Extrajo la lámina de metal de la ranura e introdujo otra. Volvió a instalarse en la silla del aparato de reproducción y la accionó con gestos considerablemente más seguros que la primera vez. Estuvo de suerte: pudo ver a los seres del planeta. Todo un grupo estaba reunido en semicírculo en torno a una máquina. Dos de ellos ajustaban unos cables a unos ganchos que asomaban de una plancha perforada como una criba, con ayuda de unos instrumentos en forma de horquillas. El proceso parecía formar parte de un importante acto festivo, pues todos los demás observaban sus gestos con profunda atención.

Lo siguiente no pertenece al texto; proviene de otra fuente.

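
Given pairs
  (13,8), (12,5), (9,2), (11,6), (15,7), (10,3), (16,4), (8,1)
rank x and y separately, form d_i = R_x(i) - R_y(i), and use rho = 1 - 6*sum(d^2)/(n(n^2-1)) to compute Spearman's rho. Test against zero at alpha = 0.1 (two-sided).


Step 1: Rank x and y separately (midranks; no ties here).
rank(x): 13->6, 12->5, 9->2, 11->4, 15->7, 10->3, 16->8, 8->1
rank(y): 8->8, 5->5, 2->2, 6->6, 7->7, 3->3, 4->4, 1->1
Step 2: d_i = R_x(i) - R_y(i); compute d_i^2.
  (6-8)^2=4, (5-5)^2=0, (2-2)^2=0, (4-6)^2=4, (7-7)^2=0, (3-3)^2=0, (8-4)^2=16, (1-1)^2=0
sum(d^2) = 24.
Step 3: rho = 1 - 6*24 / (8*(8^2 - 1)) = 1 - 144/504 = 0.714286.
Step 4: Under H0, t = rho * sqrt((n-2)/(1-rho^2)) = 2.5000 ~ t(6).
Step 5: Two-sided p-value from the t-distribution with 6 df = 0.046528.
Step 6: alpha = 0.1. reject H0.

rho = 0.7143, p = 0.046528, reject H0 at alpha = 0.1.


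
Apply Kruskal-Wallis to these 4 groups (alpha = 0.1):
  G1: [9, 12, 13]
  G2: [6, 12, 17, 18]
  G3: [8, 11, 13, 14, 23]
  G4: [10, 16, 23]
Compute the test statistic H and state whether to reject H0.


Step 1: Combine all N = 15 observations and assign midranks.
sorted (value, group, rank): (6,G2,1), (8,G3,2), (9,G1,3), (10,G4,4), (11,G3,5), (12,G1,6.5), (12,G2,6.5), (13,G1,8.5), (13,G3,8.5), (14,G3,10), (16,G4,11), (17,G2,12), (18,G2,13), (23,G3,14.5), (23,G4,14.5)
Step 2: Sum ranks within each group.
R_1 = 18 (n_1 = 3)
R_2 = 32.5 (n_2 = 4)
R_3 = 40 (n_3 = 5)
R_4 = 29.5 (n_4 = 3)
Step 3: H = 12/(N(N+1)) * sum(R_i^2/n_i) - 3(N+1)
     = 12/(15*16) * (18^2/3 + 32.5^2/4 + 40^2/5 + 29.5^2/3) - 3*16
     = 0.050000 * 982.146 - 48
     = 1.107292.
Step 4: Ties present; correction factor C = 1 - 18/(15^3 - 15) = 0.994643. Corrected H = 1.107292 / 0.994643 = 1.113256.
Step 5: Under H0, H ~ chi^2(3); p-value = 0.773875.
Step 6: alpha = 0.1. fail to reject H0.

H = 1.1133, df = 3, p = 0.773875, fail to reject H0.


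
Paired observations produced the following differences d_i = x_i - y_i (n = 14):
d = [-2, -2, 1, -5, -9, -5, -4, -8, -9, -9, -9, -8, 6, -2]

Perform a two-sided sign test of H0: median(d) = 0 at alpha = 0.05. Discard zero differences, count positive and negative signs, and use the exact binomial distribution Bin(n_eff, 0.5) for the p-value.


Step 1: Discard zero differences. Original n = 14; n_eff = number of nonzero differences = 14.
Nonzero differences (with sign): -2, -2, +1, -5, -9, -5, -4, -8, -9, -9, -9, -8, +6, -2
Step 2: Count signs: positive = 2, negative = 12.
Step 3: Under H0: P(positive) = 0.5, so the number of positives S ~ Bin(14, 0.5).
Step 4: Two-sided exact p-value = sum of Bin(14,0.5) probabilities at or below the observed probability = 0.012939.
Step 5: alpha = 0.05. reject H0.

n_eff = 14, pos = 2, neg = 12, p = 0.012939, reject H0.


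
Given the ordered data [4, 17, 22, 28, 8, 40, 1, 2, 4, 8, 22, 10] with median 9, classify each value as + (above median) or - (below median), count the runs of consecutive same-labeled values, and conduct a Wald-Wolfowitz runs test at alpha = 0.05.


Step 1: Compute median = 9; label A = above, B = below.
Labels in order: BAAABABBBBAA  (n_A = 6, n_B = 6)
Step 2: Count runs R = 6.
Step 3: Under H0 (random ordering), E[R] = 2*n_A*n_B/(n_A+n_B) + 1 = 2*6*6/12 + 1 = 7.0000.
        Var[R] = 2*n_A*n_B*(2*n_A*n_B - n_A - n_B) / ((n_A+n_B)^2 * (n_A+n_B-1)) = 4320/1584 = 2.7273.
        SD[R] = 1.6514.
Step 4: Continuity-corrected z = (R + 0.5 - E[R]) / SD[R] = (6 + 0.5 - 7.0000) / 1.6514 = -0.3028.
Step 5: Two-sided p-value via normal approximation = 2*(1 - Phi(|z|)) = 0.762069.
Step 6: alpha = 0.05. fail to reject H0.

R = 6, z = -0.3028, p = 0.762069, fail to reject H0.


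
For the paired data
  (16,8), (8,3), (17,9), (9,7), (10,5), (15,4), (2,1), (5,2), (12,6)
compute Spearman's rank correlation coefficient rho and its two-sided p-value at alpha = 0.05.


Step 1: Rank x and y separately (midranks; no ties here).
rank(x): 16->8, 8->3, 17->9, 9->4, 10->5, 15->7, 2->1, 5->2, 12->6
rank(y): 8->8, 3->3, 9->9, 7->7, 5->5, 4->4, 1->1, 2->2, 6->6
Step 2: d_i = R_x(i) - R_y(i); compute d_i^2.
  (8-8)^2=0, (3-3)^2=0, (9-9)^2=0, (4-7)^2=9, (5-5)^2=0, (7-4)^2=9, (1-1)^2=0, (2-2)^2=0, (6-6)^2=0
sum(d^2) = 18.
Step 3: rho = 1 - 6*18 / (9*(9^2 - 1)) = 1 - 108/720 = 0.850000.
Step 4: Under H0, t = rho * sqrt((n-2)/(1-rho^2)) = 4.2691 ~ t(7).
Step 5: Two-sided p-value from the t-distribution with 7 df = 0.003705.
Step 6: alpha = 0.05. reject H0.

rho = 0.8500, p = 0.003705, reject H0 at alpha = 0.05.


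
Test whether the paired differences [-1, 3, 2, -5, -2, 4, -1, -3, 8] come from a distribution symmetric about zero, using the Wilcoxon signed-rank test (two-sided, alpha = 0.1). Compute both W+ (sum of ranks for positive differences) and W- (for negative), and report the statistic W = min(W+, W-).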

Por su aspecto, no se diferenciaban mucho de los hombres. Si Al no hubiera tenido la certeza de que esos seres eran habitantes de un planeta que giraba alrededor de un sol desconocido, a varios miles de millones de años luz de la Tierra, hubiera dicho que eran hombres. Tal vez tenían la piel ligeramente más grisácea, eran bajos y fornidos, con las cabezas desmesuradamente grandes y las facciones curiosamente desfiguradas, pero por lo demás tenían apariencia humana y sus gestos eran humanos. Aunque ya se lo esperaba, Al se conmovió al comprobar que esta forma de seres inteligentes podía desarrollarse en cualquier punto del universo, dadas las mismas condiciones ambientales.
Esta vez no pudo participar activamente en los hechos: tenía la sensación de encontrarse personalmente ante el aparato, pero sólo como espectador pasivo.
Los dos actores terminaron de fijar todos los cables al suelo y dieron un paso atrás. Uno comenzó a hablar en una lengua incomprensible, de sonido nasal, luego el otro le respondió. Por sus ademanes y la entonación que daban a determinadas palabras, Al dedujo que se trataba de una especie de declamación festiva en forma de diálogo. Ante la imposibilidad de comprender el significado de sus palabras, optó por concentrarse en la contemplación de sus gestos. Llevaban ropas muy ajustadas de color marrón y verde oliva; algunos sostenían botellas en la mano. Todos contemplaban a los dos oradores, pendientes de cada una de sus palabras. Por fin, uno de ellos retrocedió, el otro cogió una manija que sobresalía de la pared lateral del artefacto, y se abrió un paraguas del que colgaban los alambres hasta el suelo. Los cables quedaron verticales y tensos. De momento no ocurrió nada más, pero Al comprendió, por el interés que demostraban los espectadores, que éstos esperaban ver aparecer algo, y justamente del suelo, entre los alambres. La espera no fue muy larga; pronto comenzó a asomar algo por los agujeros: unos brotes amarillos se alargaron vacilantes, como si quisieran palpar su camino, y así fueron avanzando de trecho en trecho, como a empellones. Cuando hubieron alcanzado un palmo de altura, una de las personas situadas en su espacio visual pulsó el tablero de mandos… y todos los brotes se bifurcaron. Siguieron creciendo. Otra pulsación de un botón, y de todos ellos los tallos comenzaron a brotar hojas. Poco a poco se fue formando toda la planta de acuerdo con las instrucciones, como si todo el proceso de crecimiento se hubiera concentrado en unos minutos de imagen, pero en realidad no era así, como lo demostraba el ritmo normal de los movimientos de las personas. No era un truco óptico, sino un experimento zoológico: el desarrollo dirigido de una planta. Los dos hombres situados en el centro reanudaron su diálogo Al desconectó el aparato. Aún permaneció un rato allí sentado, sumido en sus pensamientos. Ya había logrado averiguar mucho, pero todavía deseaba saber más. Quería conocer el pasado y, sobre todo, el futuro de esos seres.